Twenty promotional kits had been sliding around in the back seat of my car for weeks. Knowing I should drop them off at bars and restaurants, I was instead paralyzed -- unable to walk in the door and "cold call." My winter depression was seriously kicking in, and all I really wanted to do was crawl into bed and forget this pipe dream of being a jazz singer.
I had been singing as a hobby my whole life, first in high school, then in a rock band and, in midlife, as an acoustic singer-songwriter, producing two CDs of original music. I studied voice for years under wonderful classical teachers, then switched to jazz, found an arranger/pianist, chose a repertoire, hired a vocal and acting coach, and had charts written for over 50 songs in my key. It was my dream to go professional, and I was stalled at the starting line.
To intensify the pressure, I broke the 11th commandment and "quit my day job," announced grand intentions to anyone who would listen, and, at the age of 50, risked failing publicly and spectacularly. I felt as crazy as it sounded.

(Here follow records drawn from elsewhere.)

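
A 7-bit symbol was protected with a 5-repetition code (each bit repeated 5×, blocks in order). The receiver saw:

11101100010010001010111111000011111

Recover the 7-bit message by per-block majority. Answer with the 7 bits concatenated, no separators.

Block 1 (11101): 4 ones → 1
Block 2 (10001): 2 ones → 0
Block 3 (00100): 1 one → 0
Block 4 (01010): 2 ones → 0
Block 5 (11111): 5 ones → 1
Block 6 (10000): 1 one → 0
Block 7 (11111): 5 ones → 1

1000101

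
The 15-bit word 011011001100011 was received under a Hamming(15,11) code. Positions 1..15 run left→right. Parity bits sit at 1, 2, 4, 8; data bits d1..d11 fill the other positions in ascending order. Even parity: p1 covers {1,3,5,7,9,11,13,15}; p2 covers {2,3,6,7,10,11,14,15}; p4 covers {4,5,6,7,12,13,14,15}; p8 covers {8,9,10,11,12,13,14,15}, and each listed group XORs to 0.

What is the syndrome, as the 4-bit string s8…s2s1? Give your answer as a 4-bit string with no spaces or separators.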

One day, my sister Linda called, and immediately sensed my malaise: "What's going on? You sound really low." It was no use hiding from her. She grew up observing my moods, tracking my triumphs and failures, and could read my voice in a nanosecond. I described my inertia with the promo kits, which she airily summed up in one succinct phrase: "You're afraid of rejection."

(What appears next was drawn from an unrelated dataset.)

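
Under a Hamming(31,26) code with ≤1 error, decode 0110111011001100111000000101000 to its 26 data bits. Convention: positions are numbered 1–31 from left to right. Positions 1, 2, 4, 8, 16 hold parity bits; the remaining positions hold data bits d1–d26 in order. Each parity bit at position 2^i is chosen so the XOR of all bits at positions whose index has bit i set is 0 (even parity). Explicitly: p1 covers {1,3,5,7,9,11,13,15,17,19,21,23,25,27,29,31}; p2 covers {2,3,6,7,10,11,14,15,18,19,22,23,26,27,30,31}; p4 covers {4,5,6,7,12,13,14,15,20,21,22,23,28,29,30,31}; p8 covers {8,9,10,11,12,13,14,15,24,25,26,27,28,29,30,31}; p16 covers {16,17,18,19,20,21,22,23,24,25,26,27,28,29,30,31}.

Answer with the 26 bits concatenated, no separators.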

Was it that simple? Was I just afraid of rejection? And did success lie on the other side of hearing a lot of no's? As it turns out, it did.
Linda's offhand comment kicked me into gear. I gave myself a goal of delivering the kits to 20 restaurants or bars, including the many Wegmans Market Cafes in Western New York. It took about two weeks, and I did get a lot of rejections -- quizzical, stressed-out bar and restaurant owners fielding yet another unfamiliar musician who wanted to play their establishment and drain their thin resources. But I remained cheerful, upbeat and optimistic as I collected my rejections, "maybes" and "We'll sees."
Two weeks after the promo kit drop, my gig calendar was still empty as I headed off to Pennsylvania to help out in a family emergency. Halfway there, I got a call from one of the Market Cafes. Would I like to play the Alberta Drive Wegmans on May 25? Two days later; another Wegmans. Soon after that, an art opening, then a birthday party at a private club, three benefits and two more Wegmans. It was happening, and no one was more surprised than I was.
There is a game online called Rejection Therapy (rejectiontherapy.com). The game has one rule: You must be rejected by another person at least once, every single day. In this game, rejection is success, because you "permit yourself to fail." You actually collect rejections to win. Terrifying.
In my old life, I avoided rejection like poison ivy. I gravitated to fields I knew well, was talented in, that ensured, if not easy, at least eventual success. Jazz was a journey for which there was no roadmap. And like jazz, it required improvising.
Embracing rejection is still a powerful piece in the puzzle of seriously following my passion and believing in my art. So, I tirelessly promote and connect with club owners, and those who know club owners. Some call me back, some don't.
I apply to every festival this area offers and haven't heard back from any of them yet; however, rejection has become, if not a friend, a fellow traveler on this journey to deep career satisfaction. Lately, he's been a little quiet.